| Sibbach v. Wilson & Co. | |
|---|---|
| Argued December 17, 1940 Decided January 13, 1941 | |
| Full case name | Sibbach v. Wilson & Company, Incorporated |
| Citations | 312 U.S. 1 ( more ) 61 S. Ct. 422; 85 L. Ed. 479; 1941 U.S. LEXIS 1032 |
| Case history | |
| Prior | 108 F.2d 415 (7th Cir. 1939); cert. granted, 309 U.S. 650(1940). |
| Holding | |
| In a diversity jurisdiction case, important and substantial procedures are considered "Procedural" not "Substantive" and the Federal Rules of Civil Procedure apply. | |
| Court membership | |
| |
| Case opinions | |
| Majority | Roberts, joined by Hughes, McReynolds, Stone, Reed |
| Dissent | Frankfurter, joined by Black, Douglas, Murphy |
Sibbach v.
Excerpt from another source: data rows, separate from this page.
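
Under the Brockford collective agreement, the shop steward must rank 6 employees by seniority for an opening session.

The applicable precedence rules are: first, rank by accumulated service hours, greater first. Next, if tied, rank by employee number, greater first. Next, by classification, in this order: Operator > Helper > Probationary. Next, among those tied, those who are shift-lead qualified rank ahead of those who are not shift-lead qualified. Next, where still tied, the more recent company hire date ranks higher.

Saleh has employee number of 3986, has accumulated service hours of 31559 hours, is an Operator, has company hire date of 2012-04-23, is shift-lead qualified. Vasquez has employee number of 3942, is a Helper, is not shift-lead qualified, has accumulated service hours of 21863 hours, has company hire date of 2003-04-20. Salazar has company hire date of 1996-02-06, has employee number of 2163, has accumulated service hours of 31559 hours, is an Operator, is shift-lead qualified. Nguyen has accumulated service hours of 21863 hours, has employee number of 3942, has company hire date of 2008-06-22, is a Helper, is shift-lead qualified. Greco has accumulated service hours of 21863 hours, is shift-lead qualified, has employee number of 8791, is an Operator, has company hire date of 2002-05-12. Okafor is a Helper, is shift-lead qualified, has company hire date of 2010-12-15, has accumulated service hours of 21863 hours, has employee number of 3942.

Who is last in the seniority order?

By accumulated service hours (higher first): Saleh and Salazar (both 31559 hours); then Greco, Okafor, Nguyen and Vasquez (each 21863 hours).
Among Saleh and Salazar, by employee number (higher first): Saleh (3986) before Salazar (2163).
Among Greco, Okafor, Nguyen and Vasquez, by employee number (higher first): Greco (8791) before Okafor, Nguyen and Vasquez (3942).
Okafor, Nguyen and Vasquez are each Helper, so the next rule applies.
Among Okafor, Nguyen and Vasquez, shift-lead qualified before not shift-lead qualified: Okafor and Nguyen (shift-lead qualified) before Vasquez (not shift-lead qualified).
Among Okafor and Nguyen, by company hire date (later first): Okafor (2010-12-15) before Nguyen (2008-06-22).
Order: Saleh, Salazar, Greco, Okafor, Nguyen, Vasquez.

Vasquez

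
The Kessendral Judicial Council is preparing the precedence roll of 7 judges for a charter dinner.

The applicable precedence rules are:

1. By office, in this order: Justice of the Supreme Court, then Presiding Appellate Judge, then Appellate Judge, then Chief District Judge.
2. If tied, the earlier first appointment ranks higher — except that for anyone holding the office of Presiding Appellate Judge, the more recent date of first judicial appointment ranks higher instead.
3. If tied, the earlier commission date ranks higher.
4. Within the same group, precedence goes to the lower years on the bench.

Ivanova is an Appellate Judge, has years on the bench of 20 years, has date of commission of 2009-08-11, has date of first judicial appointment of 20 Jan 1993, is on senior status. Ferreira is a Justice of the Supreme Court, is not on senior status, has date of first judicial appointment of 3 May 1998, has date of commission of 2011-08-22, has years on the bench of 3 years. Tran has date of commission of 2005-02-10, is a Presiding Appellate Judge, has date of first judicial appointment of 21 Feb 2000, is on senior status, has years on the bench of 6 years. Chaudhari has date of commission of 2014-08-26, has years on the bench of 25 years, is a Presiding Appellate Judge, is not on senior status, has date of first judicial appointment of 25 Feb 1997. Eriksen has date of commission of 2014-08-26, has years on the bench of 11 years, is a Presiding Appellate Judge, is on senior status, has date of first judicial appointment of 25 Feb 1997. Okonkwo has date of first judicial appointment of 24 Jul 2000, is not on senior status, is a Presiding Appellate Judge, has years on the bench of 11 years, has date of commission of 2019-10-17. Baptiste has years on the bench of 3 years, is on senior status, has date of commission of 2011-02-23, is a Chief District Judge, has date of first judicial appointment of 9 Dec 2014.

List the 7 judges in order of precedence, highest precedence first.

Ferreira, Okonkwo, Tran, Eriksen, Chaudhari, Ivanova, Baptiste

By office: Ferreira (Justice of the Supreme Court); then Okonkwo, Tran, Eriksen and Chaudhari (Presiding Appellate Judge); then Ivanova (Appellate Judge); then Baptiste (Chief District Judge).
Among Okonkwo, Tran, Eriksen and Chaudhari, by date of first judicial appointment (later first) (reversed rule for this group): Okonkwo (24 Jul 2000) before Tran (21 Feb 2000) before Eriksen and Chaudhari (25 Feb 1997).
Eriksen and Chaudhari both have date of commission 2014-08-26, so the next rule applies.
Among Eriksen and Chaudhari, by years on the bench (lower first): Eriksen (11 years) before Chaudhari (25 years).
Full order: Ferreira, Okonkwo, Tran, Eriksen, Chaudhari, Ivanova, Baptiste.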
Wilson & Co., 312 U.S. 1 (1941), was a decision by the United States Supreme Court in which the Court held that under American law important and substantial procedures are not substantive but rather still considered procedural, and therefore federal law applies. Sibbach followed the seminal 1938 case Erie Railroad Co. v. Tompkins , and thus the decision whether to apply the law of the state of jurisdiction or uniform federal rules depended on whether the rule in question was procedural or substantive in nature.